Actually receiving data
Once things are up and running again you can fire up dump1090:
dump1090 --interactive --net --modeac --phase-enhance --aggressive --net-http-port 8080
You should see something like this in your terminal:
This shows you any aircraft being received. For a more interesting view point your browser to port 8080 on your Pi and you should see something like this:
So now you have a list of the local aircraft, and a map showing their position. Selecting an aircraft will cause its track to be recorded and displayed. The centre of the map and the range rings can be configured for your location - you need to edit the config.js file in /usr/local/share/dump1090
Pi or Pi 2?
I've been running this setup on an original Pi Model B for a number of months logging to a database and also supplying data to Flightradar24. The load average on an original Pi is around 1.05 and this causes it to slowly grind to a halt and eventually become completely unresponsive.
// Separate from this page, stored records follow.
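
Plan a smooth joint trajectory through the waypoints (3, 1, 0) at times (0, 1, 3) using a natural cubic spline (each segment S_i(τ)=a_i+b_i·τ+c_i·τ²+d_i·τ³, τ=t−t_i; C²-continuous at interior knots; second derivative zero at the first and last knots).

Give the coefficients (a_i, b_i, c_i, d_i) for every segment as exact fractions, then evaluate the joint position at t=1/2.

  seg 0: a=3 b=-9/4 c=0 d=1/4
  seg 1: a=1 b=-3/2 c=3/4 d=-1/8
S(1/2) = 61/32

Δ: Δ0=-2, Δ1=-1/2
row 1: diag=6, rhs=9; c'=1/3, d'=3/2
back: M1=3/2
M: M0=0, M1=3/2, M2=0
seg 0: a=3, c=M0/2=0, d=(M1−M0)/(6·1)=1/4, b=Δ0−h0·(2M0+M1)/6=-9/4
seg 1: a=1, c=M1/2=3/4, d=(M2−M1)/(6·2)=-1/8, b=Δ1−h1·(2M1+M2)/6=-3/2
t_q=1/2 → seg 0, τ=1/2; S=3+-9/4·τ+0·τ²+1/4·τ³=61/32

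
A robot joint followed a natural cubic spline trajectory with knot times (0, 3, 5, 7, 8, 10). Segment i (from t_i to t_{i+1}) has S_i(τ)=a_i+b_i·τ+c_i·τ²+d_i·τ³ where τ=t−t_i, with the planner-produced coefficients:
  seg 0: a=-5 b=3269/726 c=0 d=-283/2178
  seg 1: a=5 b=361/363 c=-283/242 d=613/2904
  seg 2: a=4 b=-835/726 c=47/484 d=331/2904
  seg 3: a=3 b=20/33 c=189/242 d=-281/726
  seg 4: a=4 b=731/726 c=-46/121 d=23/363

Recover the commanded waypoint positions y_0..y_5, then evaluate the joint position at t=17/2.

y_0=-5 y_1=5 y_2=4 y_3=3 y_4=4 y_5=5
S(17/2) = 4275/968

y_0 = S_0(0) = a_0 = -5
y_1 = S_1(0) = a_1 = 5
y_2 = S_2(0) = a_2 = 4
y_3 = S_3(0) = a_3 = 3
y_4 = S_4(0) = a_4 = 4
y_5 = S_4(2) = 5
t_q=17/2 is in segment 4 (τ=1/2); S_4(τ)=4275/968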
A reboot solves this but is annoying if you're trying to collect long term data. Running the same software on a Pi 2 results in a loadaverage of 0.43 - so you could probably get away with running multiple receivers on a single system.
So is it worth an upgrade?
If you're just running dump1090 to see whats around you then an original Pi will just about cope. Once you want to actually do something with the data then a Pi 2 will really make a difference to the performance and stability of the system.